I am pushing all countries to make good on their promises. We still face real and daunting challenges. The Paris Agreement is not a panacea, but it gives us a framework to build on. Now is the time for action.

Africa is at the forefront. Compared to the global average, temperatures are rising higher in this continent. Out of the 50 countries hit hardest by climate change, 36 are in Africa. This Conference is shedding light on the problem – literally. I heard that at the opening session, in the darkened room, everyone received solar lights. They stood for Africa’s right to light – its right to clean, affordable energy for all.

I have seen climate solutions across Africa. This continent is dynamic. Your societies share the hope for a sustainable future – and they have modelled collective action. I salute the entrepreneurial spirit across Africa, especially among youth. African young people have led projects to achieve sustainable transport. They have planted millions of trees across Africa. Right here in Morocco, youth are leading climate projects for conservation, reforestation and re-vegetation. There are promising young people in all of your countries. They need investments and they deserve empowerment. With the right opportunities, African youth can forge solutions we may not even be able to imagine.

We have entered the era of implementation. Success will be measured by practical results that protect vulnerable communities, reduce energy poverty and build more sustainable economies. Last year, at COP21, Africa Governments launched the Africa Renewable Energy Initiative led by the African Union. I commend all those involved for their commitment and vision in carrying this Initiative forward. It is a testament to the spirit of collaboration that has united the continent in confronting the climate challenge. So is the African Adaptation initiative. I look forward to hearing about progress through these two initiatives. And I encourage you to join my Climate Resilience Initiative, called “A2R” for Anticipate, Absorb and Reshape. This Initiative brings together United Nations, public and private partners to help the most vulnerable.

You have already catalysed ambitious actions that support low-emissions growth and climate resilience. These are critical to the success of the Sustainable Development Goals. A clean energy economy helps increase prosperity, health and well-being. It improves food, water and energy security. And abundant clean energy creates improves life in cities, with cleaner air for our children.

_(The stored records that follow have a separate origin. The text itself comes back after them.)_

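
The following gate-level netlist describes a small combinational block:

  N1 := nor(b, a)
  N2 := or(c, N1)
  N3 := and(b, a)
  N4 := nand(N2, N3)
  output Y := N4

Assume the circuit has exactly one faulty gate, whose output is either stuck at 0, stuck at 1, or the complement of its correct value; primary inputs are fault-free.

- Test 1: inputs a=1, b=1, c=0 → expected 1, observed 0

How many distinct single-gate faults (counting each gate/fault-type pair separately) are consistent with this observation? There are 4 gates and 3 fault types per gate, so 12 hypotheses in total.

6

Fault-free: N1=0, N2=0, N3=1, N4=1 → 1. Observed 0.
  N1 stuck-at-0: output 1 ✗
  N1 stuck-at-1: output 0 ✓
  N1 inverted output: output 0 ✓
  N2 stuck-at-0: output 1 ✗
  N2 stuck-at-1: output 0 ✓
  N2 inverted output: output 0 ✓
  N3 stuck-at-0: output 1 ✗
  N3 stuck-at-1: output 1 ✗
  N3 inverted output: output 1 ✗
  N4 stuck-at-0: output 0 ✓
  N4 stuck-at-1: output 1 ✗
  N4 inverted output: output 0 ✓
Consistent faults: {N1 stuck-at-1, N1 inverted output, N2 stuck-at-1, N2 inverted output, N4 stuck-at-0, N4 inverted output} — 6 in all.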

Africa has tremendous potential to be a global renewable energy leader. This continent has vast solar, wind and geothermal energy resources. The Africa Renewable Energy Initiative will advance this immense potential. It can help boost Africa’s installed renewable energy capacity by 10 gigawatts by 2020. Just a decade later, the increase will be exponentially higher – with an increase of 300 gigawatts. I call on partners from both developed and developing countries to scale up investment and technical assistance. We have to ensure that policy incentives align with a temperature-rise pathway that is well below 2 degrees.

The Paris Agreement and the 2030 Agenda for Sustainable Development can open important business and investment opportunities for Africa. I encourage you to seize these opportunities, collaborate with more parties and build the clean energy economies of tomorrow – today.

Throughout my tenure as Secretary-General, I have depended on many partners from Africa – Government officials, expert scientists, corporate executives and grassroots activists. At our 2014 Climate Summit in New York, one Ugandan activist, Sylvia Atugonza Kapellom, said: “Climate change is a survival issue – not a question of negotiations.”

The time for talk is over. I call on all African leaders and peoples – and partners around the world – to rise to this moment. The United Nations stands with you in building a safer and more sustainable future.

Thank you for your leadership and your commitment.